Jesper Just’s narratives are conceptually and visually diverse, however Just deliberately leaves certain contextual elements vague and ambiguous. In so doing, Just invites us to explore the spaces he has created which walk the balance of feeling both foreign and familiar at the same time, shifting our focus.

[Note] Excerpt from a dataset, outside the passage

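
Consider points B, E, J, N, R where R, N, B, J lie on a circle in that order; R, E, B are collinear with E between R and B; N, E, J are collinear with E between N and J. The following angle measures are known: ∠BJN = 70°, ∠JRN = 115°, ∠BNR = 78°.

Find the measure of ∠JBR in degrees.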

Jesper Just (b. 1974, Denmark) has shown extensively around the world, representing Denmark at the 55th Venice Biennale in 2013, and with other notable solo exhibitions at Palais de Tokyo (Paris), Den Haag (The Hague), Des Moines Art Centre (Des Moines), BALTIC Centre for Contemporary Art (Gateshead), ARoS (Aarhus), the National Museum of Modern and Contemporary Art (South Korea), as well as with the Perform15 performance biennial in Times Square (New York). In 2017, Just worked alongside the Royal Danish Ballet to create an original composition. In 2018, he opened another ballet with the American Ballet Theatre at Brooklyn Academy of Music (New York). His work can be found in the public collections of the Metropolitan Museum of Art (New York), the Guggenheim Museum (New York), Museum of Modern Art (New York), Tate Modern (London), Museum of Contemporary Art Kiasma (Helsinki), Musée d’Art Moderne (Luxembourg), Moderna Museet (Stockholm), the National Museum of Modern and Contemporary Art (Seoul), the National Gallery of Denmark (Copenhagen), Arken Museum (Ishøj), ARoS (Aarhus), Louisiana Museum of Modern Art (Humlebæk) and Heart Herning Museum of Contemporary Art (Herning) among many others.